B) Invoices documented the cleaning of the hood and duct system on 02-27-14 and 08-06-13. A certificate documenting any areas of the duct system that were not cleaned, was not available for review.
NFPA 96 Section 8-3.1.2: When a vent cleaning service is used, a certificate showing date of inspection or cleaning shall be maintained on the premises. After cleaning is completed, the vent cleaning contractor shall place or display within the kitchen area a label indicating the date cleaned and the name of the servicing company. It shall also indicate areas not cleaned.

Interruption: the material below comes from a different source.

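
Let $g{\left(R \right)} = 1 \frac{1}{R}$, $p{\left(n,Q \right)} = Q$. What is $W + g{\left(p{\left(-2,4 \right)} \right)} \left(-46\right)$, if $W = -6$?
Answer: $- \frac{35}{2} \approx -17.5$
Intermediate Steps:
$g{\left(R \right)} = \frac{1}{R}$
$W + g{\left(p{\left(-2,4 \right)} \right)} \left(-46\right) = -6 + \frac{1}{4} \left(-46\right) = -6 - \frac{23}{2} = - \frac{35}{2}$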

C) The fixed wet chemical fire extinguishing system was not inspected every 6 months, as required. Records on premises documented inspections of the fire extinguishing system on 01-08-14 and 02-08-13.
NFPA 96 Section 8-2: An inspection and servicing of the fire-extinguishing system and listed exhaust hoods containing a constant or fire-actuated water system shall be made at least every 6 months by properly trained and qualified persons.

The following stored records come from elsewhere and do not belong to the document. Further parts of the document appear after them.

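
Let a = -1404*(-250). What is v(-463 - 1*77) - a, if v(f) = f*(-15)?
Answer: -342900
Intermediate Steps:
v(f) = -15*f
a = 351000
v(-463 - 1*77) - a = -15*(-463 - 1*77) - 1*351000 = -15*(-463 - 77) - 351000 = -15*(-540) - 351000 = 8100 - 351000 = -342900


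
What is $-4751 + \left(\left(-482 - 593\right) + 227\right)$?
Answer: $-5599$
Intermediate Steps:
$-4751 + \left(\left(-482 - 593\right) + 227\right) = -4751 + \left(-1075 + 227\right) = -4751 - 848 = -5599$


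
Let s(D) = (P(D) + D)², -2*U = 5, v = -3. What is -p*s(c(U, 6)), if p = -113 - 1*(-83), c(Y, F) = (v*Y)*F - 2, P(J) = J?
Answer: 221880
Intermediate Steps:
U = -5/2 (U = -½*5 = -5/2 ≈ -2.5000)
c(Y, F) = -2 - 3*F*Y (c(Y, F) = (-3*Y)*F - 2 = -3*F*Y - 2 = -2 - 3*F*Y)
s(D) = 4*D² (s(D) = (D + D)² = (2*D)² = 4*D²)
p = -30 (p = -113 + 83 = -30)
-p*s(c(U, 6)) = -(-30)*4*(-2 - 3*6*(-5/2))² = -(-30)*4*(-2 + 45)² = -(-30)*4*43² = -(-30)*4*1849 = -(-30)*7396 = -1*(-221880) = 221880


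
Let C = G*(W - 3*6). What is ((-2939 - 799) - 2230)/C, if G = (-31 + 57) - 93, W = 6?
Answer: -1492/201 ≈ -7.4229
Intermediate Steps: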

D) The 01-08-14 fixed system inspection report documented that the automatic gas shut off valve was inoperative and that the electrical supply to equipment below the exhaust hood did not shut down upon activation of the extinguishing system. Records were not available to document correction of the deficient items noted on the 01-08-14 inspection report.

LIFE SAFETY CODE STANDARD

Tag No.: K0145

Based on observation and staff interview during the course of the survey, it was determined that the facility failed to install and maintain the Type I essential electrical system in accordance with NFPA 99-Health Care Facilities. This deficient practice could affect all occupants of the building should Life Safety Branch of the Essential Electrical System fail to operate as designed due to improper equipment installed on the branch circuit. This was evidenced by the following:

The Life Safety Branch of the essential electrical system was supplying branch circuit functions that were not considered essential to life safety nor specifically allowed on the Life Safety Branch in accordance with Section 3-4.2.2.2 (b). Panelboard "L-S-1" was confirmed by the Maintenance Supervisor to be the only panelboard for the Life Safety Branch.

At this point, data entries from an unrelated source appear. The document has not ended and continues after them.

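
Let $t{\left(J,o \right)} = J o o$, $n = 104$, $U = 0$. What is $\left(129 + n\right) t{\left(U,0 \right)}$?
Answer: $0$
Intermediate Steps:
$t{\left(J,o \right)} = J o^{2}$
$\left(129 + n\right) t{\left(U,0 \right)} = \left(129 + 104\right) 0 \cdot 0^{2} = 233 \cdot 0 \cdot 0 = 233 \cdot 0 = 0$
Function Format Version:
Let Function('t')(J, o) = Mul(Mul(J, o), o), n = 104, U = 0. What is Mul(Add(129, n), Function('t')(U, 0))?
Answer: 0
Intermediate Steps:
Function('t')(J, o) = Mul(J, Pow(o, 2))
Mul(Add(129, n), Function('t')(U, 0)) = Mul(Add(129, 104), Mul(0, Pow(0, 2))) = Mul(233, Mul(0, 0)) = Mul(233, 0) = 0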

A) Breaker #10 was labeled " magnet lock control panel " . The Maintenance Supervisor believed this branch circuit was for the magnetic hold open devices on the cross-corridor fire/smoke doors. The door magnets are not an allowed function on the life safety branch as the default life safety position of the doors is in the closed position. Holding the doors in the open position is not considered essential to life safety.

B) Breaker #26 was labeled " Clinic lights & exit-Inj Room refrig " The refrigerator appeared to be added to the branch circuit index card.

NFPA 99 Section 3-4.2.2.2 (b) Life Safety Branch: The life safety branch of the emergency system shall supply power for the following lighting, receptacles, and equipment:
1. Illumination of means of egress as required in NFPA 101,? Life Safety Code?
2. Exit signs and exit direction signs required in NFPA 101, Life Safety Code
3. Alarm and alerting systems including the following:
a. Fire alarms
b. Alarms required for systems used for the piping of nonflammable medical gases as
specified in Chapter 4, " Gas and Vacuum Systems "
4. * Hospital communication systems, where used for issuing instruction during emergency conditions
5. Task illumination, battery charger for emergency battery-powered lighting unit(s), and selected receptacles at the generator set location
6. Elevator cab lighting, control, communication, and signal systems
7. Automatically operated doors used for building egress.
No function other than those listed above in items 1 through 7 shall be connected to the life safety branch.
Exception: The auxiliary functions of fire alarm combination systems complying with NFPA 72, National Fire Alarm Code, shall be permitted to be connected to the life safety branch.